Written By Lisa Murimi
Budget analysts advising Kenya’s Parliament have urged President William Ruto to avoid implementing new tax policies, stating that frequent adjustments have not yielded increased revenue.Â
The Parliamentary Budget Office (PBO), led by Dr. Martin Masinde, warned that recent tax changes have neither improved compliance nor enhanced collections, with the government missing its tax targets by Sh123.6 billion in 2023 and Sh205 billion in 2024.
The experts attributed these shortfalls to costly tax expenditures and ineffective amnesties, which have strained government revenue.
They emphasized that Kenya’s approach to tax policy must prioritize efficient administration and enforcement over new tax measures, especially after this year’s public protests led President Ruto to withdraw the Finance Bill, 2024, which proposed Sh 344.3 billion in new taxes, including a vehicle tax and an eco-levy.

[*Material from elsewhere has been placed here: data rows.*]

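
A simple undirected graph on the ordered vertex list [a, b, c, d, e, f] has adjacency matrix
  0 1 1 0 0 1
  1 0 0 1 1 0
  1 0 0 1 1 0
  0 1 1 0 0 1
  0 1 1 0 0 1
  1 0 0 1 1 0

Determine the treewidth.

A width-3 tree decomposition is:
Bags: B1 = {a, b, c, f}  B2 = {b, c, e, f}  B3 = {b, c, d, f}
Tree: B1–B2, B2–B3
The largest bag has 4 vertices, giving width 3; this decomposition certifies tw(G) ≤ 3. For the lower bound: the 4 vertex sets {a,b}, {e,f}, {c}, {d} are disjoint, each induces a connected subgraph, and every pair is joined by at least one edge of G. Contracting each set to a single vertex therefore yields K_{4} as a minor, and since treewidth is minor-monotone, tw(G) ≥ tw(K_{4}) = 3. The upper and lower bounds meet at 3, so that is the treewidth.

3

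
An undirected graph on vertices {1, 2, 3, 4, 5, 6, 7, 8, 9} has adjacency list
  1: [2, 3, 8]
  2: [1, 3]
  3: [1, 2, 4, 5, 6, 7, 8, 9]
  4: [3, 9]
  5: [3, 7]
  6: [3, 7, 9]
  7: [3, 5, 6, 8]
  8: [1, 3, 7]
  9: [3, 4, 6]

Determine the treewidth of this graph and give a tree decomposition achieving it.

Each bag holds 3 vertices, so the decomposition has width 2, which upper-bounds the treewidth. Conversely, {1, 3, 8} is a clique of size 3, and the vertices of any clique must share a bag in every tree decomposition; so some bag has ≥ 3 vertices and tw(G) ≥ 2. Hence tw(G) = 2 exactly.

Treewidth 2.
Bags: B1 = {3, 6, 7}  B2 = {3, 5, 7}  B3 = {3, 7, 8}  B4 = {1, 3, 8}  B5 = {3, 6, 9}  B6 = {3, 4, 9}  B7 = {1, 2, 3}
Tree: B1–B2, B2–B3, B3–B4, B1–B5, B5–B6, B4–B7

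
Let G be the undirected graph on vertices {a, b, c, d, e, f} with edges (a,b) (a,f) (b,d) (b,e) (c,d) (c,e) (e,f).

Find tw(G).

2

A width-2 tree decomposition is:
Bags: B1 = {a, e, f}  B2 = {a, b, e}  B3 = {b, c, e}  B4 = {b, c, d}
Tree: B1–B2, B2–B3, B3–B4
The largest bag has 3 vertices, giving width 2; this decomposition certifies tw(G) ≤ 2. For the lower bound, G contains the cycle f–a–b–e–f, so G is not a forest; only forests have treewidth ≤ 1, hence tw(G) ≥ 2. Hence tw(G) = 2 exactly.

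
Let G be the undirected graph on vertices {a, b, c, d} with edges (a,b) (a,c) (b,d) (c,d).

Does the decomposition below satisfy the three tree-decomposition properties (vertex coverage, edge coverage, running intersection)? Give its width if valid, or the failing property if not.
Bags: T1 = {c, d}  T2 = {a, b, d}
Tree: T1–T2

No — edge (a,c) lies in no bag.

A tree decomposition must satisfy three properties: every vertex lies in some bag; for every edge, both endpoints lie together in some bag; and for every vertex, the bags containing it form a connected subtree. Here edge (a,c) lies in no bag, so the decomposition is invalid.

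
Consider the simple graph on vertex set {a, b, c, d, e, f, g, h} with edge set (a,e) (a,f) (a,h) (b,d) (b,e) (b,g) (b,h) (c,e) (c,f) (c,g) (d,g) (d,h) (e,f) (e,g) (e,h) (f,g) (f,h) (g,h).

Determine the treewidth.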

Treasury officials have acknowledged the difficulty of taxing a limited portion of the population.
While Treasury Cabinet Secretary John Mbadi highlighted efforts to improve VAT collection, the PBO recommended technological upgrades, integrated systems, and stricter enforcement to stabilize Kenya’s tax base.
The report also warned against frequent tax amnesties, noting that such policies could encourage evasion.
Experts suggest Parliament carefully monitor amendments to VAT laws, as VAT remains a key revenue source.